Was asked to lunch by one of my clients who wanted a favour. I work in a business services company and I am quite senior and my main (peer) colleague and I handle most of the accounts in our sector together. Every day I am back to back in meetings, so I agreed with my colleague we would divide and conquer - I would attend the lunch while he did something else, I moved a few things around and agreed a diary time for 1-2pm. It is agreed that the lunch is about an issue concerning a favour to the client, NOT the client giving us any new business
I get to lunch and client is sitting there already eating with someone else (another man.) He introduces me to the other man when I arrive and asks me where my male colleague is. I explain I am alone today and male colleague - due to the last minute request - has had to go to another meeting but that the two of us with confer at the end of the day.
They then both proceeded to pick up talking about what they were talking about before I arrived. After about ten mins I had given up trying to follow the thread of their conversation or be involved and they had not included me, explained the context or even looked at me since. The waiter had come over to the table and I have managed to order a drink but not food, while they had finished their mains and the waiter is asking them for dessert.
After 30 mins of sitting in silence I interrupt their conversation politely and I say “I’m so sorry to interrupt but I am extremely busy. You told me to meet you here at 1pm, and I made the time to do it, but if you need something or want to discuss something I’m worried I only have 30mins left before I need to go again and I want to be able to help if I can. Perhaps it’s better we talk through it quickly now or we rearrange this for another time?”
My client’s guest, without looking at me, said to him: “you didn’t tell me she was an attention seeker.”
Then he turns to me and says, “sweetheart. We’re all very busy. We’ve all got a lot to do. But let’s humour you and talk about how important you are and how much you’ve got to do for a bit shall we?”
I said “absolutely no need,” then called over the waiter and asked for my drink “to go,” as I was doing this they both started saying “oh dear, she’s having tantrum, wow you really need to cause a big drama don’t you?”

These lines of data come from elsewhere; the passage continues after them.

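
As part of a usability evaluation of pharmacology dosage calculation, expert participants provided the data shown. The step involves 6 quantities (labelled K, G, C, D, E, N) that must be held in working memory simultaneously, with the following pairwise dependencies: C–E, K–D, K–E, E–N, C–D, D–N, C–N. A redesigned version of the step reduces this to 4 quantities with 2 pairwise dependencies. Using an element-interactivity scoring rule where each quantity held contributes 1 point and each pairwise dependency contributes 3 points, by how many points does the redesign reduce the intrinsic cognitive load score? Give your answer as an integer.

17

Original: 6 × 1 + 7 × 3 = 6 + 21 = 27.
Redesigned: 4 × 1 + 2 × 3 = 4 + 6 = 10.
Reduction = 27 − 10 = 17.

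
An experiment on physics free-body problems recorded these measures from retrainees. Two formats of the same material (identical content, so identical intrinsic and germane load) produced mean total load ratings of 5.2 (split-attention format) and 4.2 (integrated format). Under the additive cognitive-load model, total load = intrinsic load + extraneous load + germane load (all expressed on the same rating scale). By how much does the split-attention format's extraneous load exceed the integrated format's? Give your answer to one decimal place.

1.0

Intrinsic and germane load are equal across formats, so the difference in total load equals the difference in extraneous load.
Extraneous-load difference = 5.2 − 4.2 = 1.0.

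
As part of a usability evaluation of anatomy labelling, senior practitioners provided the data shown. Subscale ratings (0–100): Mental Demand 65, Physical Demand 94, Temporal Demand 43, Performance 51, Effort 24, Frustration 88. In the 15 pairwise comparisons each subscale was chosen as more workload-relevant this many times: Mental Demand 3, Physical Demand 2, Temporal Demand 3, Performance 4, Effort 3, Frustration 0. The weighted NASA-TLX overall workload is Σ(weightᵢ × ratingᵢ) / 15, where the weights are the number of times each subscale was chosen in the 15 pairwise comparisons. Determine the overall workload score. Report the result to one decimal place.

The tallies are the weights (they sum to 15).
Weighted sum = 3·65 + 2·94 + 3·43 + 4·51 + 3·24 + 0·88
            = 195 + 188 + 129 + 204 + 72 + 0 = 788.
Overall workload = 788 / 15 = 52.5333 ≈ 52.5.

52.5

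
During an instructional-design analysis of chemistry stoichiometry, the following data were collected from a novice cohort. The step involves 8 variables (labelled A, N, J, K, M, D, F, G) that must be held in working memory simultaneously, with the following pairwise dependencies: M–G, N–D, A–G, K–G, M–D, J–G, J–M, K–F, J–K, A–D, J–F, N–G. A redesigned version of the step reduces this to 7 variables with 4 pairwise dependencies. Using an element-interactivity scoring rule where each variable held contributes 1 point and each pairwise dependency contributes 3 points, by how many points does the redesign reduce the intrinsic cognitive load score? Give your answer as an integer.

25

Original: 8 × 1 + 12 × 3 = 8 + 36 = 44.
Redesigned: 7 × 1 + 4 × 3 = 7 + 12 = 19.
Reduction = 44 − 19 = 25.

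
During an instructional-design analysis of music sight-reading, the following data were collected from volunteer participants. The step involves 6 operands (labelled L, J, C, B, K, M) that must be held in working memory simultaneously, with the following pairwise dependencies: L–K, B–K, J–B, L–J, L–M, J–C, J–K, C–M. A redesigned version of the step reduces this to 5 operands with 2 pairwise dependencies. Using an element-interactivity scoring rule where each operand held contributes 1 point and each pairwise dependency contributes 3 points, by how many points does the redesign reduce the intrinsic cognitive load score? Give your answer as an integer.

19

Original: 6 × 1 + 8 × 3 = 6 + 24 = 30.
Redesigned: 5 × 1 + 2 × 3 = 5 + 6 = 11.
Reduction = 30 − 11 = 19.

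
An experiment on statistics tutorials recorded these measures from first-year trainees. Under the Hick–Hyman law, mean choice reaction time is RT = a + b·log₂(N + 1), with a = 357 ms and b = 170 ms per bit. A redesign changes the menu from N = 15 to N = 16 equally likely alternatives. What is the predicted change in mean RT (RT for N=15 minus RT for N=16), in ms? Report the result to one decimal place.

-14.9

RT(15) = 357 + 170·log₂(16) = 357 + 170·4.0000 = 1037.0000 ms.
RT(16) = 357 + 170·log₂(17) = 357 + 170·4.0875 = 1051.8750 ms.
Difference = 1037.0000 − 1051.8750 = -14.8750 ≈ -14.9 ms.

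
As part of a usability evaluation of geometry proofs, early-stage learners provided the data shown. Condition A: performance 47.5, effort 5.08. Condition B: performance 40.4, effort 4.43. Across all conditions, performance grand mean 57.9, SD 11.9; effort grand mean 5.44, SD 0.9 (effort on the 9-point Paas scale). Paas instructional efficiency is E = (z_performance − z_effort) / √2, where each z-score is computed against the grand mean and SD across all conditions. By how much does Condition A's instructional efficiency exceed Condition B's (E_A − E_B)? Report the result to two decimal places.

Condition A: z_P = (47.5 − 57.9)/11.9 = -0.8739; z_E = (5.08 − 5.44)/0.9 = -0.4000; E_A = (-0.8739 − (-0.4000))/√2 = -0.3351.
Condition B: z_P = (40.4 − 57.9)/11.9 = -1.4706; z_E = (4.43 − 5.44)/0.9 = -1.1222; E_B = (-1.4706 − (-1.1222))/√2 = -0.2464.
E_A − E_B = -0.3351 − (-0.2464) = -0.0887 ≈ -0.09.

-0.09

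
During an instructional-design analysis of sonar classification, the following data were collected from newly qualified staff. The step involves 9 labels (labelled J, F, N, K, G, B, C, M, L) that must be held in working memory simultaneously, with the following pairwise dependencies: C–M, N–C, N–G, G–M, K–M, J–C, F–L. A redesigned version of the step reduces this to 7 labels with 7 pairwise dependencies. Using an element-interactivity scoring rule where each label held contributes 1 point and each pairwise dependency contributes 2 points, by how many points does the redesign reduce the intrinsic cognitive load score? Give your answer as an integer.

2

Original: 9 × 1 + 7 × 2 = 9 + 14 = 23.
Redesigned: 7 × 1 + 7 × 2 = 7 + 14 = 21.
Reduction = 23 − 21 = 2.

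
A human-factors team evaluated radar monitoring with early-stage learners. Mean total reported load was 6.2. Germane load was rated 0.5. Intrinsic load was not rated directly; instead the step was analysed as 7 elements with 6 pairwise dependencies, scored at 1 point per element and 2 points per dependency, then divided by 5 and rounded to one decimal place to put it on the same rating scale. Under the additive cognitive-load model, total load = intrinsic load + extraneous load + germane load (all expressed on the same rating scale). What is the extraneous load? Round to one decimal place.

Intrinsic (element-interactivity): (7 × 1 + 6 × 2) / 5 = 19 / 5 = 3.8000 → 3.8.
extraneous load = total − intrinsic − germane
             = 6.2 − 3.8 − 0.5 = 1.9.

1.9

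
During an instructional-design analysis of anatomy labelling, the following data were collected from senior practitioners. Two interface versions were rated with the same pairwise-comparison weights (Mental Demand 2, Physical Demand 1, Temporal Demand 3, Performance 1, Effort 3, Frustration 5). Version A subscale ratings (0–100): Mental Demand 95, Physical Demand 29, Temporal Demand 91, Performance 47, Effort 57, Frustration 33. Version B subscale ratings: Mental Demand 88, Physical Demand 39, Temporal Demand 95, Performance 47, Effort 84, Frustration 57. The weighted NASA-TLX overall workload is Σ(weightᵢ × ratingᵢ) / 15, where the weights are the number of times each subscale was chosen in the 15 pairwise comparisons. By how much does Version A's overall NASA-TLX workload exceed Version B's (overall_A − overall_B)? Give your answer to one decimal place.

Version A weighted sum = 2·95 + 1·29 + 3·91 + 1·47 + 3·57 + 5·33 = 190 + 29 + 273 + 47 + 171 + 165 = 875; overall_A = 875/15 = 58.3333.
Version B weighted sum = 2·88 + 1·39 + 3·95 + 1·47 + 3·84 + 5·57 = 176 + 39 + 285 + 47 + 252 + 285 = 1084; overall_B = 1084/15 = 72.2667.
Difference = 58.3333 − 72.2667 = -13.9334 ≈ -13.9.

-13.9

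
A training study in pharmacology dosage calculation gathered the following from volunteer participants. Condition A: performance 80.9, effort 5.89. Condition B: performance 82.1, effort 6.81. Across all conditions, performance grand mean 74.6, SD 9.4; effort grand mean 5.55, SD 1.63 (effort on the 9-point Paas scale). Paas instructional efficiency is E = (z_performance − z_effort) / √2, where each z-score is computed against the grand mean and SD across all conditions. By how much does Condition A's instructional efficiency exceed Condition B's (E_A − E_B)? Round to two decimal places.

0.31

Condition A: z_P = (80.9 − 74.6)/9.4 = 0.6702; z_E = (5.89 − 5.55)/1.63 = 0.2086; E_A = (0.6702 − 0.2086)/√2 = 0.3264.
Condition B: z_P = (82.1 − 74.6)/9.4 = 0.7979; z_E = (6.81 − 5.55)/1.63 = 0.7730; E_B = (0.7979 − 0.7730)/√2 = 0.0176.
E_A − E_B = 0.3264 − 0.0176 = 0.3088 ≈ 0.31.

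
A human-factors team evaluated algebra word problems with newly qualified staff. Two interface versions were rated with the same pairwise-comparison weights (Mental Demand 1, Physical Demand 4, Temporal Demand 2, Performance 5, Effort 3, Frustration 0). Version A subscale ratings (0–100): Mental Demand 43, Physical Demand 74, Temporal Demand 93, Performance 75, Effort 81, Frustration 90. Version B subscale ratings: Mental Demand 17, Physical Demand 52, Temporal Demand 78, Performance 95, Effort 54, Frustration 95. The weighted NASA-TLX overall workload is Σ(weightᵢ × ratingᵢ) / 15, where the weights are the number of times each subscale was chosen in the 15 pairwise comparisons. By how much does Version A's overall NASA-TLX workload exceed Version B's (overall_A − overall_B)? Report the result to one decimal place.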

As I was waiting for my takeaway coffee and to leave, the guest of my client was trying to draw attention to me. “Just because she had to wait! Jeez!” End he’s throwing his hands up as a kind of ‘women, what can you do?’ gesture. And as I am getting my bag and coat he’s saying, “No come on sweetheart. Tell me all about you. I want to hear everything. You’re obviously used to getting heard. Come on, tell me how important you are.”